Cuanto mayor soy, más empeño le pongo. Billy descompone las estrellas en dibujos e historias y hace que sea más fácil distinguirlas. La W es una de las más sencillas de ver. 

—Sí, sé cuál es —digo—. La que parece una mecedora.

—Exacto —dice. Le miro el dedo índice, que señala hacia arriba para unir las estrellas con trazos suaves y rectos—. La silla de Casiopea.

—Me acuerdo de Casiopea.

—Estupendo… Háblame de ella. 

—Ya sabes su historia, Billy. 

—Pero nunca te he oído contarla. 

—Suspiro para ganar tiempo. Los personajes comienzan a congregarse en mi cabeza—. Venga, empieza —insiste. 

—Casiopea fue una reina en otra vida, la esposa de Cefeo —explico—. Él también está allí arriba. Casiopea era muy divertida. Y también era guapa, aunque a la gente le parecía rara. Llevaba el pelo suelto y siempre andaba por ahí descalza, algo que se consideraba escandaloso, porque se suponía que ella pertenecía a la realeza. Dio a luz a una niña llamada Andrómeda y la crio para que se amara y se respetara a sí misma, una idea radical en aquellos tiempos. La gente confundió ese espíritu libre con la arrogancia. Se corrió la voz de que la reina hippie iba descalza, de que se quería a sí misma y de que educaba a su hija para que hiciera lo mismo. A Poseidón todo eso le pareció fatal. Decidió recordarles a los humanos quién mandaba ahí y envió un monstruo marino para que destrozara el reino de su marido. A Casiopea le dijeron que el único modo de salvar el reino era sacrificar a su hija. Y eso hizo. Encadenó a Andrómeda a una roca al borde de un acantilado y la dejó allí para que muriera.

—Qué cabrona —dice Billy.

—Bueno, no tenía alternativa. Era eso o dejar que el monstruo los matara a todos.

—Los griegos estaban como una puta regadera. ¿Adivino lo que pasó con Andrómeda?

—Adivínalo.

—¿La rescató un príncipe azul?

—Por supuesto —digo.

Billy me pasa la botella de whisky. Me abrasa la garganta.

—Perseo mató al monstruo marino cuando volvía de acabar con Medusa y a Andrómeda la obligaron a casarse con él para quedar bien —digo.

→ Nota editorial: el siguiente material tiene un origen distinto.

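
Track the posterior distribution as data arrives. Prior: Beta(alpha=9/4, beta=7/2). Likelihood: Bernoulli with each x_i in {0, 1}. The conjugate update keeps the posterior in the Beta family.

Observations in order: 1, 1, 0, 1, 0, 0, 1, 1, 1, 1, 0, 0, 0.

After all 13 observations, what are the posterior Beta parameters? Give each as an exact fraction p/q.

alpha=37/4, beta=19/2

obs 1: x=1 → posterior Beta(13/4, 7/2)
obs 2: x=1 → posterior Beta(17/4, 7/2)
obs 3: x=0 → posterior Beta(17/4, 9/2)
obs 4: x=1 → posterior Beta(21/4, 9/2)
obs 5: x=0 → posterior Beta(21/4, 11/2)
obs 6: x=0 → posterior Beta(21/4, 13/2)
obs 7: x=1 → posterior Beta(25/4, 13/2)
obs 8: x=1 → posterior Beta(29/4, 13/2)
obs 9: x=1 → posterior Beta(33/4, 13/2)
obs 10: x=1 → posterior Beta(37/4, 13/2)
obs 11: x=0 → posterior Beta(37/4, 15/2)
obs 12: x=0 → posterior Beta(37/4, 17/2)
obs 13: x=0 → posterior Beta(37/4, 19/2)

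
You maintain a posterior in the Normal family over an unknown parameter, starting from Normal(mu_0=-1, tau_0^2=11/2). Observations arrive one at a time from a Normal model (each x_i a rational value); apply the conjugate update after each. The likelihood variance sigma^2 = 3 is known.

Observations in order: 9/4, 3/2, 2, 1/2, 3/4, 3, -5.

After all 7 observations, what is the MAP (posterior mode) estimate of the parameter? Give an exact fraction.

obs 1: x=9/4 → posterior Normal(75/68, 33/17)
obs 2: x=3/2 → posterior Normal(141/112, 33/28)
obs 3: x=2 → posterior Normal(229/156, 11/13)
obs 4: x=1/2 → posterior Normal(251/200, 33/50)
obs 5: x=3/4 → posterior Normal(71/61, 33/61)
obs 6: x=3 → posterior Normal(13/9, 11/24)
obs 7: x=-5 → posterior Normal(49/83, 33/83)

49/83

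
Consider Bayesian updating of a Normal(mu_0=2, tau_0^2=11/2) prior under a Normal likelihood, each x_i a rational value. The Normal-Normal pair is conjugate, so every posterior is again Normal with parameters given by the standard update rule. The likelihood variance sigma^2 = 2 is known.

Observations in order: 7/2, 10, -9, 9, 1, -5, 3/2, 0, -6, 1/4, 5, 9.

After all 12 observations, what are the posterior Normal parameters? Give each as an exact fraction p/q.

obs 1: x=7/2 → posterior Normal(31/10, 22/15)
obs 2: x=10 → posterior Normal(313/52, 11/13)
obs 3: x=-9 → posterior Normal(115/74, 22/37)
obs 4: x=9 → posterior Normal(313/96, 11/24)
obs 5: x=1 → posterior Normal(335/118, 22/59)
obs 6: x=-5 → posterior Normal(45/28, 11/35)
obs 7: x=3/2 → posterior Normal(43/27, 22/81)
obs 8: x=0 → posterior Normal(129/92, 11/46)
obs 9: x=-6 → posterior Normal(63/103, 22/103)
obs 10: x=1/4 → posterior Normal(263/456, 11/57)
obs 11: x=5 → posterior Normal(483/500, 22/125)
obs 12: x=9 → posterior Normal(879/544, 11/68)

mu_0=879/544, tau_0^2=11/68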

—Típico. ¿Y qué pasó con Casiopea?

La señalo.

—Está allí, en su mecedora. Poseidón la ató para que diera vueltas alrededor del polo norte, bocabajo, atada a la silla, girando hasta el fin de los tiempos.

—Joder —dice Billy—. Media vida bocabajo. Eso tiene que cambiarte la perspectiva del mundo.

—Yo me marearía.

—A lo mejor al principio sí, pero acabarías acostumbrándote.

—Estoy bien así con la gravedad, gracias.

—¿Y si te tiro desde este tejado? Empuja mi saco de dormir con tanta fuerza que me doy la vuelta y empiezo a chillar.

—¡Billy, gilipollas! ¡No tiene gracia!

—¿No eres partidaria de los tirones de orejas en los cumpleaños?

—Para ya —digo, aunque estoy contenta y a gusto. Pienso en la historia que acabo de contar y le doy otro trago a la botella. El primer sorbo de whisky ya me ha mandado a dar vueltas por el cielo.